Premessa: Scrivere questo articolo è stato difficile. Soprattutto per la lunga e personale riflessione sul come avrei dovuto scriverlo. Mi spiego meglio. Sono fermamente convinta, e i fatti lo confermato, che il Salone Internazionale del Libro di Torino sia diverso per ogni persona. Sono così tanti gli eventi, gli incontri, gli autori, gli editori, le persone, le parole, che ognuno inevitabilmente crea il proprio originalissimo percorso tentando di districarsi tra centinaia di pagine di programma. Questo è senza dubbio uno dei punti di forza del Salone, giunto quest’anno alla trentunesima edizione dal titolo Un giorno, tutto questo: è in grado di attirare lettori forti e semplici curiosi, e di dare spazio a realtà editoriali affermate o meno note. Personalmente, lo ritengo un momento di scoperta ed esplorazione, un momento d’incontri e casualità.

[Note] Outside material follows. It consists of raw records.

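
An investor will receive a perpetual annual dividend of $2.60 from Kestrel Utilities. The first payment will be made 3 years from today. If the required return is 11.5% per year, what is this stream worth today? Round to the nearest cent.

$18.19

Value at end of year 2: C / r = $2.60 / 0.115 = $22.6087
Discount to today: PV = $22.6087 / (1 + 0.115)^2 = $22.6087 / 1.243225 = $18.19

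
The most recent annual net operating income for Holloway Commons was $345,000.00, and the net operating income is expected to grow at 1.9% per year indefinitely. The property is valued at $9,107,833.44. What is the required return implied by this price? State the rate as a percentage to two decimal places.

5.76%

D₁ = $345,000.00 × 1.019 = $351,555.0000
P = D₁/(r − g) ⇒ r = D₁/P + g = $351,555.0000/$9,107,833.44 + 0.019 = 0.038599 + 0.019 = 0.057599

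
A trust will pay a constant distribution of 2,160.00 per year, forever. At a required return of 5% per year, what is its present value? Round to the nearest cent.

Level perpetuity: PV = C / r = 2,160.00 / 0.05 = 43,200.00

43200.00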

Per dare un’idea, quest’anno c’erano ospiti come Eduard Limonov (quello vero), il premio Nobel Herta Müller, Javier Cercas, Alice Sebold (quella di Amabili resti, sì), Guillermo Arriaga, Jessa Crispin, Giuseppe Tornatore, Bernardo Bertolucci, Luca Guadagnino, Fernando Aramburu, Javier Marías, Antoine Volodine (presenti lui e il suo post-esotismo) e tanti, troppi altri.

Premessa 2: Per il motivo appena citato questo articolo non poteva che essere scritto in prima persona, in una forma estremamente individuale – cosa che nelle recensioni tento invece d’evitare il più possibile, cercando di dare uno sguardo oggettivo (pur se l’oggettività non esiste) e preciso (e, anche qui, mi rendo conto di presentare spesso invece numerosi slanci emotivi). Per la stessa ragione, non tutti i punti avranno la stessa lunghezza: dove avrò di più da dire, dirò di più. Il numero di caratteri, mi scuso in anticipo, supererà probabilmente il limite umano di sopportazione (specialmente online).

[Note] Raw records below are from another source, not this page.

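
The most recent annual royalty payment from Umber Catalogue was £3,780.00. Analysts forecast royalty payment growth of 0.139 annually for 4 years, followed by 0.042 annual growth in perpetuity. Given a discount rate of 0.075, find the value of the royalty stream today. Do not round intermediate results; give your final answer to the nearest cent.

D_1 = 4305.42000
D_2 = 4903.87338
D_3 = 5585.51178
D_4 = 6361.89792
Terminal value at year 4: TV = D_4×(1+g_2)/(r−g_2) = 6629.09763/0.033 = 200881.74636
P_0 = D_1/(1+r)^1 + D_2/(1+r)^2 + D_3/(1+r)^3 + D_4/(1+r)^4 + TV/(1+r)^4
    = 4005.04186 + 4243.48156 + 4496.11674 + 4763.79253 + 150420.35809 = 167928.79079

£167928.79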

Premessa 3: Ho deciso di dividere le esperienze in giorni. Tre, per la precisione, cioè quelli in cui sono riuscita a partecipare: da giovedì 10 a sabato 12 maggio. Si tratta quindi di un articolo diviso in tre pezzi pubblicati singolarmente sul blog. Vi racconterò ciò che io ho vissuto, e questa non potrà che essere una disamina parziale e incompleta – che spero possa essere comunque valida e fornire una visione generale del Salone. È il mio diario di bordo, ma questo non significa che gli altri viaggi siano poi così distanti.

Iniziamo.

PRIMO GIORNO  – GIOVEDÌ 10 MAGGIO

Giovedì ci sono già in fila centinaia di persone. Non male. Ero stata al Salone soltanto l’anno scorso, di sabato, e mi ero autoconvinta che di giovedì non avrei vissuto la ressa indicibile che c’era il fine settimana. Non era una ressa, ma era un bel po’ di gente. Difficile spiegare a chi non è mai potuto essere presente la meraviglia del Lingotto Fiere colmo fino alla saturazione di stand di editori d’ogni tipo. Libri a perdita d’occhio, libri nuovi, antichi, introvabili, stravaganti, brevissimi e omerici. Tiro fuori il mio programma – scritto su un foglio di carta, quando metà degli anziani presenti guardava il programma sul sito ufficiale del Salone (il che, forse, dovrebbe farmi riflettere su miei metodi vintage; senza contare il fatto che quel foglietto è andato perduto più e più volte per poi essere ritrovato con sollievo).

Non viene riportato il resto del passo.